How does that Shakespeare quote go again? “What’s in a name…would a nipple by any other name still be…um…nipply?”
(Yeah, Yeah…most abject apologies to the bard and all…)
I was complaining to friends on Friday that I was beyond bored and Armitageworld was silent as a crypt with everyone occupied a la Crucible. Then Saturday happened…Nipplegate Saturday (like Fat Tuesday and Black Friday!) The resounding swell of spoofing does my satirical self good. Far be it from me to let an opportunity pass me by, so I bring you a brief chronological survey of some ancient Greco-Roman nippleage? Nipplage?
Late Bronze Age Nipples (2000-1200 BC)
The painted plaster is damaged, but you can still make them out if you look closely…but then again, who notices nipples with that amazing hat?! Too subtle? This next image is one that I use in every survey class I teach:
No class, it’s not her bared breasts or her nipples…it’s the SNAKES people – and maybe the bird perched on her head…and her pomegranate wreath fertility hat. Nipples? Totally mundane here.
Archaic Nipples (750-490 BC)
(there are no Iron Age Nipples…I’ve looked everywhere, but since there is no figured art in Greece from 1100 – 800, alas, no nips)
Originally a grave marker, I have to admit that Kroisos is much more renowned for his thunderous thighs than his rather petite nipples.
My avatar dates to roughly this same period…lo and behold – Nipples!
TRANSITIONAL NIPPLES (~480BC)
Yep he has nipples, but he’s much more important because he is sculpted in a style that clearly marks the transition from the late Archaic to the Early Classical – or Severe Style.
High Classical Nipples (480-400 BC)
The sculptural program of the Athenian Parthenon is considered the epitome of the High Classical Style…yet nipples, human and semi human, abound!
Hellenistic Baroque Nipples (300-30 BC)
Considering that this rendition of Hercules is well over life sized, those are some super huge Hellenistic hero nipples!
Even the Roman’s got into the Nipple Act Nipples
In this, most likely posthumous, depiction of the Augustus, the divine emperor is shown in military garb with an elaborately detailed cuirass or breastplate. The scene on it depicts the diplomatic high point of his long career – The Return of the Parthian Standards. Right above that? Fake nipples to go along with the fake navel which serve to model the natural male form on the cuirass. Here’s the thing. They’re nipples. All mammals have them, and occasionally they peek out of a costume through the deliberate design of the costume designer.

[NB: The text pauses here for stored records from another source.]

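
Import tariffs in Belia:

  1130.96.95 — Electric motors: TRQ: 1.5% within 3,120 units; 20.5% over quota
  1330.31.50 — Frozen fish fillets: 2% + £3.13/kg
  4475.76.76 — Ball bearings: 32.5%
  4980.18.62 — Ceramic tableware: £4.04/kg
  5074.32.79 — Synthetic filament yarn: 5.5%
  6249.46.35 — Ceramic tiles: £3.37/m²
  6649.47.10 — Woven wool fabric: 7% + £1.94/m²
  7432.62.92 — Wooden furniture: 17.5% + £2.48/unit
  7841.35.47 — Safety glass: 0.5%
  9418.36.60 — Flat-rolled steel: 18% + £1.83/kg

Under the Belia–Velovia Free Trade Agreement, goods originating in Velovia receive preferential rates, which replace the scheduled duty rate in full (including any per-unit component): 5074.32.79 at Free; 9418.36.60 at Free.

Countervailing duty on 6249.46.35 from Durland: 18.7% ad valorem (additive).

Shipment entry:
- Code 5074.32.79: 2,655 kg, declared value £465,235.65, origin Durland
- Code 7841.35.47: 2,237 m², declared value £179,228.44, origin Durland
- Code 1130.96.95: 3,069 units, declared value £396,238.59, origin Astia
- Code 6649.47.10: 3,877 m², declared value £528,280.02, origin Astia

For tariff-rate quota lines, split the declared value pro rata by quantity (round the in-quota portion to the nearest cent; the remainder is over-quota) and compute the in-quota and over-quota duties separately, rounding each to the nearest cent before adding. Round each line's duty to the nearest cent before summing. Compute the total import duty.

£76,928.66

Line 1 (5074.32.79, Durland, 2,655 kg, £465,235.65):
Base rate for 5074.32.79 is 5.5%.
5074.32.79 has an FTA preferential rate, but origin Durland is not Velovia; base rate stands.
Duty = £465,235.65 × 5.5% = £25,587.96.
Line 2 (7841.35.47, Durland, 2,237 m², £179,228.44):
Base rate for 7841.35.47 is 0.5%.
Duty = £179,228.44 × 0.5% = £896.14.
Line 3 (1130.96.95, Astia, 3,069 units, £396,238.59):
Code 1130.96.95 is under a tariff-rate quota (threshold 3,120 units). Quantity 3,069 units is within the quota, so the in-quota rate 1.5% applies to the full value.
Duty = £396,238.59 × 1.5% = £5,943.58.
Line 4 (6649.47.10, Astia, 3,877 m², £528,280.02):
Base rate for 6649.47.10 is 7% + £1.94/m².
Duty = £528,280.02 × 7% + 3,877 × £1.94 = £44,500.98.
Total = £25,587.96 + £896.14 + £5,943.58 + £44,500.98 = £76,928.66.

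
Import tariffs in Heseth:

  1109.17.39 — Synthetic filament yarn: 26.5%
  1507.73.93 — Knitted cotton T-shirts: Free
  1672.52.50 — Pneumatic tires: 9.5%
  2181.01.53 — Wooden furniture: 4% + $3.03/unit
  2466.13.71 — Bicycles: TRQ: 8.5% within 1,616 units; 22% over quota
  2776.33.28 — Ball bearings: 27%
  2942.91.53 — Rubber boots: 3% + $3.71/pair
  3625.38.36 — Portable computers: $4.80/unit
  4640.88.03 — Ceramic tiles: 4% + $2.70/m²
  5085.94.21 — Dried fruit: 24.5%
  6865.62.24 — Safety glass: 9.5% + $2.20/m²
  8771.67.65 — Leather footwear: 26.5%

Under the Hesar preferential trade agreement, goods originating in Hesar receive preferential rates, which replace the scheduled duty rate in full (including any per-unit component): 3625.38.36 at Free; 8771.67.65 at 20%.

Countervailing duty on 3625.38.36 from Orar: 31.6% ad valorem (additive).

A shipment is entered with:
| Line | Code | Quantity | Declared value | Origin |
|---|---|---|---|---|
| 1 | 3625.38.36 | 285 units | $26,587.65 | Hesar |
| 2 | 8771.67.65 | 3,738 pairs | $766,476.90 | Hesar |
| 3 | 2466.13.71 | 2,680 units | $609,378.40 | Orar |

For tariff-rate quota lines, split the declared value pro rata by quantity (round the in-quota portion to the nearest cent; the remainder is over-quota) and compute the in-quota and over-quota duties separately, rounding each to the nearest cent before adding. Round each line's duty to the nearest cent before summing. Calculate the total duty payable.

Line 1 (3625.38.36, Hesar, 285 units, $26,587.65):
Base rate for 3625.38.36 is $4.80/unit.
Origin Hesar qualifies under the Heseth–Hesar agreement and 3625.38.36 is covered: preferential rate Free applies instead.
The additional-duty order on 3625.38.36 targets Orar, not Hesar; it does not apply.
Duty = $26,587.65 × 0% = $0.00.
Line 2 (8771.67.65, Hesar, 3,738 pairs, $766,476.90):
Base rate for 8771.67.65 is 26.5%.
Origin Hesar qualifies under the Heseth–Hesar agreement and 8771.67.65 is covered: preferential rate 20% applies instead.
Duty = $766,476.90 × 20% = $153,295.38.
Line 3 (2466.13.71, Orar, 2,680 units, $609,378.40):
Code 2466.13.71 is under a tariff-rate quota (threshold 1,616 units). In-quota: 1,616 units at 8.5%; over-quota: 1,064 units at 22%.
Pro-rata value split: in-quota = $609,378.40 × 1,616/2,680 = $367,446.08; over-quota = $609,378.40 − $367,446.08 = $241,932.32.
In-quota duty = $367,446.08 × 8.5% = $31,232.92. Over-quota duty = $241,932.32 × 22% = $53,225.11.
Line duty = $31,232.92 + $53,225.11 = $84,458.03.
Total = $0.00 + $153,295.38 + $84,458.03 = $237,753.41.

$237,753.41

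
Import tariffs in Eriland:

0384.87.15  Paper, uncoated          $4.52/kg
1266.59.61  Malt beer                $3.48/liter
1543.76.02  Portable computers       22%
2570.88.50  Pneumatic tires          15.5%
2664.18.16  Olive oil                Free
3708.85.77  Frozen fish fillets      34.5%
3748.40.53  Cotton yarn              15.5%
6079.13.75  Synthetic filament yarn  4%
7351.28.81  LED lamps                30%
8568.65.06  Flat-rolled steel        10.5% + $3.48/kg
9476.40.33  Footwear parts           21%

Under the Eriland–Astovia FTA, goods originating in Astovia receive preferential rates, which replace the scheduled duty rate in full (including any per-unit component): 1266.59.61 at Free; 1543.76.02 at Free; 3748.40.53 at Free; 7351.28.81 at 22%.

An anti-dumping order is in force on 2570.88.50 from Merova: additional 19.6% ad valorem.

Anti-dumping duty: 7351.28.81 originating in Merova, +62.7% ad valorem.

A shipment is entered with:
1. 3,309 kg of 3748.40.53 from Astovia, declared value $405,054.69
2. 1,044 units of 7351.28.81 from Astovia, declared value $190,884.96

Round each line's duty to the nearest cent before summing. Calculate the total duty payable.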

No one will convince me that this particular hole placement was not deliberate and was not designed to produce a particular effect. Frankly, human chests look a little odd without nipples…kind of like faces without eyebrows. In this particular case, with this particular actor, people were intended to notice…intended to react, and it’s neither criminal nor a mark of depravity to do so. People have been noticing the nipples on classical sculpture for centuries, so I’m fairly certain that I have not degraded hundreds of years of classical scholarship by pertly pointing them out here. I am equally certain that the reality of fans noticing, with appreciation, a nipple revealed by a costume gap, has by no means denigrated or desecrated their appreciation of the artist or the gravity of the work he produced. Class dismissed.